The irrelevant fish image returns!

Even the little things can make a big difference to how a game plays. In this particular case, altering one number that is set to a variable on a single line of code changes the gameplay style of the entire game in a rather noticeable way.

Of course, as should be obvious by the title of this blog post, I am referring to the point in my code where I set the gravity for all player characters. I’ve been of the opinion for a while now that the aerial movement in my builds of Turtles all the Way have been too floaty. It was as if the characters had no weight to them, since even the weakest jumpers like Magnet could just huge distances unassisted. Inversely, characters with a high jumping stat, such as all of Ruyo’s forms, became unwieldy due to the length of their jumps.

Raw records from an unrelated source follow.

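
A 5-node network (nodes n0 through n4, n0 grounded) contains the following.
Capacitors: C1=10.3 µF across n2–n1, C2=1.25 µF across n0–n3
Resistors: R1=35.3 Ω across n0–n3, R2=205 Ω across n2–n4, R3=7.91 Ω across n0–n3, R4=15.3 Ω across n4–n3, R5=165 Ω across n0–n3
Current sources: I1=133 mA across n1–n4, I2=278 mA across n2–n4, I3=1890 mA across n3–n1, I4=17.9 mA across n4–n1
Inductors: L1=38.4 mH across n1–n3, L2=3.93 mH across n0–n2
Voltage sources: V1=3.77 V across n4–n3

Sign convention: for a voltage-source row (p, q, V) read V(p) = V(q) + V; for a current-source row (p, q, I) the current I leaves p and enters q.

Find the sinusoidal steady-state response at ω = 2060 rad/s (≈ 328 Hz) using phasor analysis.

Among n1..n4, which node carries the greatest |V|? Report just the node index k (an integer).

1

MNA unknowns: 4 node voltages V₁..V_4 plus 1 source current (V1)
C1: Y=0.000+0.02122j on G[2,1]
R1: Y=0.02833+0.000j on G[0,3]
C2: Y=0.000+0.002575j on G[0,3]
I1: z[1]−=0.133, z[4]+=0.133
R2: Y=0.004878+0.000j on G[2,4]
R3: Y=0.1264+0.000j on G[0,3]
I2: z[2]−=0.278, z[4]+=0.278
L1: Y=0.000-0.01264j on G[1,3]
R4: Y=0.06536+0.000j on G[4,3]
I3: z[3]−=1.89, z[1]+=1.89
R5: Y=0.006061+0.000j on G[0,3]
L2: Y=0.000-0.1235j on G[0,2]
I4: z[4]−=0.0179, z[1]+=0.0179
V1: row V4−V3=3.77, i_V1 at 4,3
solve → V1=21.46-140.2j, V2=-3.125+25.74j, V3=-19.81-2.083j, V4=-16.04-2.083j
aux → i_V1=0.2097+0.1357j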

So I started messing around with the gravity, and now the player characters are subject to 66% heavier gravity than before. Now the weak jumps are actually weak and need the assistance of other mechanics to make long distances work in the air, and Ruyo’s jumps aren’t as stupid. But they still feel stupid, so I felt as if I needed to remedy that too.

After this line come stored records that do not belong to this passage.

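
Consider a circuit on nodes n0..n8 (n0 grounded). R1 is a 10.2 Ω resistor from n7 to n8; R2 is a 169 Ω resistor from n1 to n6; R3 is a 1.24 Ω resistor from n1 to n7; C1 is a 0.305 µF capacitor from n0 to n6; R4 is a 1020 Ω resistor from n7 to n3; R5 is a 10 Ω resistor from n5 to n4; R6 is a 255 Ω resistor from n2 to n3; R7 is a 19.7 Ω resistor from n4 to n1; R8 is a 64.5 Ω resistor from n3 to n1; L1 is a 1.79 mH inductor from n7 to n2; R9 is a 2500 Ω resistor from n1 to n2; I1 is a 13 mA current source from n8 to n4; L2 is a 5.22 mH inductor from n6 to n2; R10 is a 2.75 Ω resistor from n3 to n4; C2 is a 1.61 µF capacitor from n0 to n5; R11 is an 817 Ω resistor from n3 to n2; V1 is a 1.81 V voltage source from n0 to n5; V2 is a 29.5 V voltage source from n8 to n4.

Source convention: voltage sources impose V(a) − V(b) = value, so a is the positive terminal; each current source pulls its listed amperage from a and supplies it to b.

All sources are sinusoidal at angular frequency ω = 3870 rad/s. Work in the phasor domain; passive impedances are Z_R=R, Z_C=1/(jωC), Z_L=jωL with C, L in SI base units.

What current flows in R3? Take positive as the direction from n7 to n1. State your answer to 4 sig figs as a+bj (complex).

1.054-0.0003077j A

Apply KCL at each of the 8 non-ground nodes and solve the resulting linear system.
Node n1: branches {R2, R3, R7, R8, R9} → V_1 = 14.46-0.2828j
Node n2: branches {R6, L1, R9, L2, R11} → V_2 = 15.83-0.9601j
Node n3: branches {R4, R6, R8, R10, R11} → V_3 = -0.8884-0.2043j
Node n4: branches {R5, R7, I1, R10, V2} → V_4 = -1.824-0.1901j
Node n5: branches {R5, C2, V1} → V_5 = -1.810+0.000j
Node n6: branches {R2, C1, L2} → V_6 = 16.10-1.185j
Node n7: branches {R1, R3, R4, L1} → V_7 = 15.76-0.2831j
Node n8: branches {R1, I1, V2} → V_8 = 27.68-0.1901j
Source currents: i(V1)=0.001399+0.007731j, i(V2)=-1.181-0.009123j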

That is, until I realized that I already gave him the ability to cut off his own jumps. Instead of flight, some of Ruyo’s forms can summon an invisible platform that disappears automatically after jumping again or getting far enough away from it. While his other forms have no flight equivalent at all, and thus have nothing to interrupt his jumps, the ones that have this ability immediately stop in place when the platform is summoned, cutting off any jumping that may have been taking place, which makes Ruyo’s jumping more skill-based than pure stupidity. I found that I needed to change exactly nothing to get everything working properly after I’d increased the gravity.

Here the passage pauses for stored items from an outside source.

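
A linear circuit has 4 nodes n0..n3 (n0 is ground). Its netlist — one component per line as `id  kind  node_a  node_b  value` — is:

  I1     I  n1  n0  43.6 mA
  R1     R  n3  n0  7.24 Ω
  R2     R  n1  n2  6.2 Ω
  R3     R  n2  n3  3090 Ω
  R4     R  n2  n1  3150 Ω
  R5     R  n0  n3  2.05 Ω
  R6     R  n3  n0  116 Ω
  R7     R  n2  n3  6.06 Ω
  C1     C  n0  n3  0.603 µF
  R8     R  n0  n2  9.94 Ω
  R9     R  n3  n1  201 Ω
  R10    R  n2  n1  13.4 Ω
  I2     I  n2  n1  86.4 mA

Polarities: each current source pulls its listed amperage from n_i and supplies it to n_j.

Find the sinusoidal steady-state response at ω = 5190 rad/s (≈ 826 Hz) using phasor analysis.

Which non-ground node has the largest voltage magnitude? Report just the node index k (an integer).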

Now, something I should note in terms of how far I’ve gotten in working on the game is that I could easily just cheat on the A.I. and make it look like it’s working well instead of making it actually work well. By which I mean using tricks such as making it so enemies have to stay close to their spawn points to avoid the issue with their running into walls, having your A.I. partners teleport to you if get too far away from them, etc. These are things that would get the game’s code done quicker, and are things that are well within my skill level. In fact, I’m probably going to go for it and just do that.

The problem is that everything artistic is still eluding me. Even if I were to do those things and get the code done today, I’d still need the visuals for the game, and I can’t provide them unless people don’t mind the game looking terrible. Personally, I want the game to look decent – like, if Crash Bandicoot 3: Warped was a 1 and Sonic Generations was a 10, a 2.5 would do it for me. The thing is that me doing everything on my own would produce a -4, if a 0 was Minecraft.

I’ve asked a friend of mine if he could make a place-holder logo for the game when his hand’s better (he broke it from punching a wall in anger), but before anyone asks me why I don’t just get him to do all of the art for the game, he has problems drawing most of the sort of stuff I’d need. Well, that’s just how it goes.

So yeah, I could literally finish the game’s code within the week, but I won’t because of the lack of art and music. Just thought I’d bring everyone up to speed.